Problem 2: A function $f:R\to R$ is given by :

$$f\left(x\right)=\frac{a{x}^2+6a-8}{a+6x-8x^2}$$

Find the interval of values of “a” for which function is onto.

Solution :

Statement of the problem : It is given that the rational function is valid for all values of “x” as its domain is “R”. It is also given that co-domain of the function is “R”. In order to find the interval of "a", we consider that the function is an onto function. This implies that range of the function is equal to co-domain of the function i.e. “R”.

Let

$$y=\frac{a{x}^2+6a-8}{a+6x-8x^2}$$

$$\Rightarrow a{x}^2+6x-8-ay-6xy+8x^{2}y=0$$

Rearranging as quadratic equation in variable “x”, we have :

$$\Rightarrow \left(a+8y\right)x^2+6\left(1-y\right)x-\left(8+ay\right)=0$$

Since “x” is real, discreminant of the quadratic equation should be non-negative,

$$\Rightarrow 36\left(1-y\right){}^2-4X\left(a+8y\right)X-\left(8+ay\right)\ge 0$$

$$\Rightarrow 9{\left(1-y\right)}^2+\left(a+8y\right)X\left(8+ay\right)\ge 0$$

Expanding and rearranging as quadratic equation in variable “y”, we have :

$$\Rightarrow 9\left(1+y^2-2y\right)+\left(8a+a^{2}y+64y+8a{y}^2\right)\ge 0$$

$$\Rightarrow \left(9+8a\right)y^2+\left(a^2+46\right)y+\left(9+8a\right)\ge 0$$

But, we have assumed that function is an onto function.

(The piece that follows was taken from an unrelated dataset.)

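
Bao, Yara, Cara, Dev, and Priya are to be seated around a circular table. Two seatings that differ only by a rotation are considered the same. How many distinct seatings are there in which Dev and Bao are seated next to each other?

12

Glue Dev and Bao into a block (2 internal orders). Seating 4 units around a circle gives (3)! arrangements.
So 2 × (3)! = 2 × 6 = 12.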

As such, range of the function is equal to co-domain i.e “R”. It means that above inequality holds for all real values of “y”. Now, remember (as explained for sign scheme of quadratic equation) that a quadratic expression evaluates to non-negative number if (i) coefficient of “y2” is a positive number and (ii) descreminant is a non-positive number. Hence,

$$\Rightarrow 9+8a>0\Rightarrow a>-9/8$$

and

$$\Rightarrow {\left(a^2+46\right)}^2-\{2\left(9+8a\right){\}}^2\le 0$$

$$\Rightarrow \left(a^2+46+18+16a\right)\left(a^2+46-18-16a\right)\le 0$$

$$\Rightarrow \left(a^2+16a+64\right)\left(a^2-16a+28\right)\le 0$$

$$\Rightarrow {\left(a+8\right)}^2\left(a-2a-14a+28\right)\le 0$$

$${\left(a+8\right)}^2\left(a-2\right)\left(a-14\right)\le 0$$

$$\Rightarrow \left(a-2\right)\left(a-14\right)\le 0$$

$$\Rightarrow 2\le a\le 14$$

The first condition earlier yielded as a>= 9/8. The required interval, therefore, is intersection of two intervals, which is [2,14].

Problem 3: Let “f” be a one-one function with domain [x,y,z] and range [1,2,3]. It is given that only one of three conditions given below are true and remaining two are false :

$$f\left(x\right)=1;f\left(y\right)\ne 1;f\left(z\right)\ne 2$$

Determine $f^{-1}\left(1\right)$ .

Solution :

Statement of the problem : With three conditions, there are three different possibilities for one being true and other two being false. We shall check each such possibility to see whether function is onto function. If the function is onto, then the function is a bijection as it is already given that function is an injection.